平穏な生活を望む美貌の子爵令嬢は、王太子様に嫌われたくて必死です

〈閑話〉後悔(Sideギルバート)

 ……俺はなぜシェイラとの婚約を破棄してしまったのだろうか……。

後悔というものは後からやって来ると聞くが、それは本当のことだった。

シェイラとの婚約破棄から日が経てば経つほど、後悔は強くなってきている。

それに比例して、今の婚約者であるカトリーヌへの気持ちは冷める一方だ。

一時(いっとき)とはいえ、なぜカトリーヌにあれほど心惹かれたのか、過去の自分に問いただしたい。

なしろ、美しさと愛らしい人柄を兼ね備えた俺に相応しい婚約者だと思っていたカトリーヌはただの我儘女だったのだから。

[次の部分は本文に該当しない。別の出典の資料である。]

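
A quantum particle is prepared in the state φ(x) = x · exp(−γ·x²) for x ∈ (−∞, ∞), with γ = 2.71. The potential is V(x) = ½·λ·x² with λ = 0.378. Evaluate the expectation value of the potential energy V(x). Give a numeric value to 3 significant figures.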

その本性を婚約者として共に過ごす機会が増えるようになってから知った。

「今王都で一番人気のドレスを贈って欲しい」
「同じクラスの令嬢よりも高価な宝石が欲しい」
「もっと一緒に夜会に出席して欲しい」
「わたくしとの時間を一番に優先して欲しい」

欲しい、欲しい、欲しい、欲しい。

カトリーヌが口にするのは、物をねだることから始まり俺の行動への要望まで、とにかく自分本意な願いばかりなのだ。

最初は可愛いと思っていた。

シェイラは無口で何も言って来なかったから、こうも素直に自分の願いを口にするカトリーヌが新鮮だったのだ。

しかし、それも続けば嫌になる。

特に一向に俺の状況を鑑みないで自分の都合だけを押し付けてくるのが我慢ならなかった。

というのも、俺は学園を卒業し、今年から王城へ勤め出したばかりだ。

次期公爵の俺であろうとも、王城内ではまだ功績もない新参者であり、大臣である父の権力を後ろ盾にしているだけである。

仕事を覚えて功績を上げ、他の公爵家を凌駕する権力を手に入れるためにも王城内で出世をしていかなければならない。

つまり俺はそれなりに忙しい。

そういう俺の状況をカトリーヌは全く理解しておらず、いや理解しようともせず、ただただ「欲しい」を押し付けて来るのだ。

シェイラならばこんな時きっと俺のことを理解してくれて、何も言わずにそっと側で支えてくれたはずだ。